If I only have three days on this planet…
First day:I would take my spouse and kids to Disney World in Florida. I would spend the entire day on all the theme parks that my kids love. I would take every opportunity to show them how much I love them. During lunchtime and dinnertime, I would express my deepest affections to them. I would tell my wife I’m the luckiest man on earth to have married her, how much I appreciate her commitment to our family and beg for her forgiveness on any tiny things that I’ve done to upset her. I would tell her that if I were to relive my life a thousand times, I would still choose her to be my mate. I would hug my son and my daughter many times and tell them how regret I’m for not being able to be by their side as they grow up. I would also tell them that my deepest hope is to see them graduating from university in the fields that interest them the most. I would also ask my son to take care of his baby sister and that both of them take care of their mom in her golden years. I would buy my kids all the gifts they want during this day.
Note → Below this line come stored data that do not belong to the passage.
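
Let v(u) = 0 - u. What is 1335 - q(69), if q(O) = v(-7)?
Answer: 1328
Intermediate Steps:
v(u) = -u
q(O) = 7 (q(O) = -1*(-7) = 7)
1335 - q(69) = 1335 - 1*7 = 1335 - 7 = 1328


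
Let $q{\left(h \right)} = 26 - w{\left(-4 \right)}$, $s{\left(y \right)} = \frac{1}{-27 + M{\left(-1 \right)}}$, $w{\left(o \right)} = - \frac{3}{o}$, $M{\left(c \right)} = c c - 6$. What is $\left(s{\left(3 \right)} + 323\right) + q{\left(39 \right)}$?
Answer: $\frac{11143}{32} \approx 348.22$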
I would bring a camcorder and ask people on my sides to record down the precious moments that I spend with my loved ones. I would take my son for a Peking Duck dinner, which is his favorite food. I would take my wife for a delicious Vietnamese seven courses beef dinner. And my three year old baby girl, some crispy golden French fries with lots of cheese. In the evening, we would sit on the lawn in front of the five-star hotel and watch all the stars flickering in the sky while enjoying the gentle ocean breeze blowing from the Miami beach. I would tell my wife and kids that life is a spiritual learning journey and that they should maintain the same zealous feeling towards life as if I’m still with them. I would convince them that although I have no choice but to leave them in this life, we would definitely reunite again someday in another world. I would make them promise me that they would not let the grief and sorrow of losing me hinders their pursuit of a happy and healthy life ahead of them. I would tell them that although my physical body can no longer be with them, my spirit and soul would always safeguard them and lead them through any adversity in life.
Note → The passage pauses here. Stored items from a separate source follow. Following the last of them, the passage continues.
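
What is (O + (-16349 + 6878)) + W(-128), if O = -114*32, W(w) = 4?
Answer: -13115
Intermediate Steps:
O = -3648
(O + (-16349 + 6878)) + W(-128) = (-3648 + (-16349 + 6878)) + 4 = (-3648 - 9471) + 4 = -13119 + 4 = -13115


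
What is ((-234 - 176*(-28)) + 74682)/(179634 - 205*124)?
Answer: 39688/77107 ≈ 0.51471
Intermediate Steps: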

Second day:Morning: I would write up my will and talk to my banker and financial planner to make arrangements and have all my financial resources in order. I would talk to my two brothers and ask them to help me take care of my family as well as my beloved mother upon my passing. I would also thank my brothers and sister for being such good siblings and express my deepest love for them. I would also promise them that someday we would all meet again.
Afternoon: I would take my kids and my mom and visit my dad’s grave. We would sit and talk to my dad as if he can still hear us. I will recall all the happy times in my childhood and thank my mom and my dad for their love and the sacrifices they made for me. I would hug my mom repeatedly and tell her how proud and fortunate I have been to have parents like her and dad. I would beg her to forgive me for not being able to repay what she’s done for me throughout my lifetime. I would comfort her by telling her not to be too heart broken as I will be welcome by dad once I cross over to the hereafter. I would tell my mom how much I love her and ensure her that the day will come that I will meet her again in another world and we will never be separated again. I would ask her to promise me that she will take good care of herself and maintain good health and good mood for as long as she can.
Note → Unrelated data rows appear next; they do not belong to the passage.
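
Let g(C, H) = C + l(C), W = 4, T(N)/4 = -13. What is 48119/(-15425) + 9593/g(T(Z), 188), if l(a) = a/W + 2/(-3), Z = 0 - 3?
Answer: -453395518/3038725 ≈ -149.21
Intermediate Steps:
Z = -3
T(N) = -52 (T(N) = 4*(-13) = -52)
l(a) = -⅔ + a/4 (l(a) = a/4 + 2/(-3) = a*(¼) + 2*(-⅓) = a/4 - ⅔ = -⅔ + a/4)
g(C, H) = -⅔ + 5*C/4 (g(C, H) = C + (-⅔ + C/4) = -⅔ + 5*C/4)
48119/(-15425) + 9593/g(T(Z), 188) = 48119/(-15425) + 9593/(-⅔ + (5/4)*(-52)) = 48119*(-1/15425) + 9593/(-⅔ - 65) = -48119/15425 + 9593/(-197/3) = -48119/15425 + 9593*(-3/197) = -48119/15425 - 28779/197 = -453395518/3038725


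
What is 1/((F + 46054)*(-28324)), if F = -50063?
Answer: 1/113550916 ≈ 8.8066e-9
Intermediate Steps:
1/((F + 46054)*(-28324)) = 1/((-50063 + 46054)*(-28324)) = -1/28324/(-4009) = -1/4009*(-1/28324) = 1/113550916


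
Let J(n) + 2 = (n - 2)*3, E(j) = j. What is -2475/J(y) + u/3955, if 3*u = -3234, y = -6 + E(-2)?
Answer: 1393447/18080 ≈ 77.071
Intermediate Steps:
y = -8 (y = -6 - 2 = -8)
u = -1078 (u = (⅓)*(-3234) = -1078)
J(n) = -8 + 3*n (J(n) = -2 + (n - 2)*3 = -2 + (-2 + n)*3 = -2 + (-6 + 3*n) = -8 + 3*n)
-2475/J(y) + u/3955 = -2475/(-8 + 3*(-8)) - 1078/3955 = -2475/(-8 - 24) - 1078*1/3955 = -2475/(-32) - 154/565 = -2475*(-1/32) - 154/565 = 2475/32 - 154/565 = 1393447/18080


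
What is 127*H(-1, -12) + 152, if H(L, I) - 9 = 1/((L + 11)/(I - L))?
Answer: 11553/10 ≈ 1155.3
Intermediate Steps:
H(L, I) = 9 + (I - L)/(11 + L) (H(L, I) = 9 + 1/((L + 11)/(I - L)) = 9 + 1/((11 + L)/(I - L)) = 9 + 1*((I - L)/(11 + L)) = 9 + (I - L)/(11 + L))
127*H(-1, -12) + 152 = 127*((99 - 12 + 8*(-1))/(11 - 1)) + 152 = 127*((99 - 12 - 8)/10) + 152 = 127*((⅒)*79) + 152 = 127*(79/10) + 152 = 10033/10 + 152 = 11553/10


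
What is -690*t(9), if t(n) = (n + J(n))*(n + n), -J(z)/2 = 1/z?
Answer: -109020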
Evening: I would surround myself with my wife, son, daughter, mother, brothers, sister and all nephews and nieces. I would hug each and every one of them and express my deepest emotions towards each of them. I would send a short but sincere thank-you note through my distribution list to all my friends and express my appreciation for their friendship. I would sit hand in hand with all my loved ones and reminisce all the happy moments we shared throughout my lifetime and laugh in tears. I would reiterate my firm belief that love is an emotion that can transcend death and while my physical body may cease to exist, my love, my affection, my friendship towards all of them will last eternally.
Last day:I would continue to surround myself with all my loved ones. Although reading has always been my first love in life, during these final three days, I would not spend a second on reading anymore. Nothing else matters more to me now than to be closed to all my family and relatives. This finite time together gives them a last chance to say to me whatever is in their mind, and allow me to say to them everything that I want to say. I would tell them what I’ve learned from the path of my life and what I came to understand as the most important things in a person’s life. I would reminisce my entire life and tell them what I regret I did or not have a chance to experience. We would talk, sing, laugh, hug and kiss one another on the cheek. I would whole-heartedly thank my creator for giving me this opportunity to pre-plan my final days and express my true feelings towards all my loved ones. I would tell my son and daughter what I’ve done right or wrong throughout my life and let them learn from my experiences and not to repeat my mistakes and blunders. Throughout the day I would order my favorite Chinese food, which is cashew chicken, curry beef with fried vegetables. When my final moment comes, I would say my final goodbye to all of my love ones, thank my creator loudly for a short but wonderful life, beg Him to forgive my sins, close my eyes, and be ready to embrace my beloved father and tell him how much I miss him!